For these criminal groups, coffee shops provide a safe domestic market while at the same time attracting foreign buyers for all kinds of drugs. Next Friday, the cabinet will present parliament with a police report on organised crime in the Netherlands. Drug crime features largely in the report as a significant threat to society, with corruption, violence and money laundering as its accompanying ills.

The number of cannabis plantations in the Netherlands is thought to number 20,000. As much as three quarters of their yield could be meant for export. It is legally impossible to regulate the supply of cannabis to coffee shops, as some local councils are now proposing.

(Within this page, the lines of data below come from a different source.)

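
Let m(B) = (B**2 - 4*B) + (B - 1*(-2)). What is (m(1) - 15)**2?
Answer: 225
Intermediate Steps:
m(B) = 2 + B**2 - 3*B (m(B) = (B**2 - 4*B) + (B + 2) = (B**2 - 4*B) + (2 + B) = 2 + B**2 - 3*B)
(m(1) - 15)**2 = ((2 + 1**2 - 3*1) - 15)**2 = ((2 + 1 - 3) - 15)**2 = (0 - 15)**2 = (-15)**2 = 225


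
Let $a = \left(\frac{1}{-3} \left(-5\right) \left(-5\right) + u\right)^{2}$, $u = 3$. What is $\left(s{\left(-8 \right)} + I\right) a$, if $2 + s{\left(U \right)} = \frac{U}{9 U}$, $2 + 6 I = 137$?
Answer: $\frac{47488}{81} \approx 586.27$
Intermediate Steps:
$I = \frac{45}{2}$ ($I = - \frac{1}{3} + \frac{1}{6} \cdot 137 = - \frac{1}{3} + \frac{137}{6} = \frac{45}{2} \approx 22.5$)
$s{\left(U \right)} = - \frac{17}{9}$ ($s{\left(U \right)} = -2 + \frac{U}{9 U} = -2 + U \frac{1}{9 U} = -2 + \frac{1}{9} = - \frac{17}{9}$)
$a = \frac{256}{9}$ ($a = \left(\frac{1}{-3} \left(-5\right) \left(-5\right) + 3\right)^{2} = \left(\left(- \frac{1}{3}\right) \left(-5\right) \left(-5\right) + 3\right)^{2} = \left(\frac{5}{3} \left(-5\right) + 3\right)^{2} = \left(- \frac{25}{3} + 3\right)^{2} = \left(- \frac{16}{3}\right)^{2} = \frac{256}{9} \approx 28.444$)
$\left(s{\left(-8 \right)} + I\right) a = \left(- \frac{17}{9} + \frac{45}{2}\right) \frac{256}{9} = \frac{371}{18} \cdot \frac{256}{9} = \frac{47488}{81}$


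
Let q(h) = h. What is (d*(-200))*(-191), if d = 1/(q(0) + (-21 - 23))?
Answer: -9550/11 ≈ -868.18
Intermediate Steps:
d = -1/44 (d = 1/(0 + (-21 - 23)) = 1/(0 - 44) = 1/(-44) = -1/44 ≈ -0.022727)
(d*(-200))*(-191) = -1/44*(-200)*(-191) = (50/11)*(-191) = -9550/11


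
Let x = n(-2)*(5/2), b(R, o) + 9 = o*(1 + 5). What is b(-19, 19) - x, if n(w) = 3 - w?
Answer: 185/2 ≈ 92.500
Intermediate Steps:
b(R, o) = -9 + 6*o (b(R, o) = -9 + o*(1 + 5) = -9 + o*6 = -9 + 6*o)
x = 25/2 (x = (3 - 1*(-2))*(5/2) = (3 + 2)*(5*(1/2)) = 5*(5/2) = 25/2 ≈ 12.500)
b(-19, 19) - x = (-9 + 6*19) - 1*25/2 = (-9 + 114) - 25/2 = 105 - 25/2 = 185/2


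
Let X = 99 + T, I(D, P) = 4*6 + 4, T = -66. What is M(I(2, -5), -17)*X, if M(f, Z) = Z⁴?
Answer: 2756193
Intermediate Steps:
I(D, P) = 28 (I(D, P) = 24 + 4 = 28)
X = 33 (X = 99 - 66 = 33)
M(I(2, -5), -17)*X = (-17)⁴*33 = 83521*33 = 2756193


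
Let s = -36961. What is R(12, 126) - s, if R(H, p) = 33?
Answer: 36994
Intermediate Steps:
R(12, 126) - s = 33 - 1*(-36961) = 33 + 36961 = 36994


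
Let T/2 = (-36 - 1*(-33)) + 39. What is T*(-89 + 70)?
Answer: -1368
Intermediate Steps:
T = 72 (T = 2*((-36 - 1*(-33)) + 39) = 2*((-36 + 33) + 39) = 2*(-3 + 39) = 2*36 = 72)
T*(-89 + 70) = 72*(-89 + 70) = 72*(-19) = -1368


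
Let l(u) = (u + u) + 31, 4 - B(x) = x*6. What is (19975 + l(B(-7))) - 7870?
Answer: 12228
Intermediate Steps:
B(x) = 4 - 6*x (B(x) = 4 - x*6 = 4 - 6*x)
l(u) = 31 + 2*u (l(u) = 2*u + 31 = 31 + 2*u)
(19975 + l(B(-7))) - 7870 = (19975 + (31 + 2*(4 - 6*(-7)))) - 7870 = (19975 + (31 + 2*(4 + 42))) - 7870 = (19975 + (31 + 2*46)) - 7870 = (19975 + (31 + 92)) - 7870 = (19975 + 123) - 7870 = 20098 - 7870 = 12228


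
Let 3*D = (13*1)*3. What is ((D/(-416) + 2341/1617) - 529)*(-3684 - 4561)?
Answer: 225082571845/51744 ≈ 4.3499e+6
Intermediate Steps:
D = 13 (D = ((13*1)*3)/3 = (13*3)/3 = (⅓)*39 = 13)
((D/(-416) + 2341/1617) - 529)*(-3684 - 4561) = ((13/(-416) + 2341/1617) - 529)*(-3684 - 4561) = ((13*(-1/416) + 2341*(1/1617)) - 529)*(-8245) = ((-1/32 + 2341/1617) - 529)*(-8245) = (73295/51744 - 529)*(-8245) = -27299281/51744*(-8245) = 225082571845/51744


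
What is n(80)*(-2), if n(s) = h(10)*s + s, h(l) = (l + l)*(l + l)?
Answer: -64160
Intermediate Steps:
h(l) = 4*l² (h(l) = (2*l)*(2*l) = 4*l²)
n(s) = 401*s (n(s) = (4*10²)*s + s = (4*100)*s + s = 400*s + s = 401*s)
n(80)*(-2) = (401*80)*(-2) = 32080*(-2) = -64160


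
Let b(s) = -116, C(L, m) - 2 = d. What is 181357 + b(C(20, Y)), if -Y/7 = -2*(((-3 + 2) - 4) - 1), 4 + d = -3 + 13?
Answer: 181241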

Former justice minister Piet Hein Donner (Christian Democrat) asked the legal research institute T.M.C. Asser Institute to investigate the idea as early as 2005 but European rules would not permit it. Growing cannabis for other than medical or scientific purposes remains punishable by law, both under United Nation treaties and European Union law.

That means that an experiment to control the growing of cannabis to supply coffee shops cannot be said to “comply to the spirit of existing treaties” as the T.M.C. Asser Institute put it. Therefore, a local council cannabis plantation such as the mayor of Eindhoven, Rob van Gijzel (Labour), proposed at last week’s ‘cannabis summit’ of Dutch mayors, is a nonsense. But something has to be done about the coffee shops and the crime that follows in their wake. That much is clear.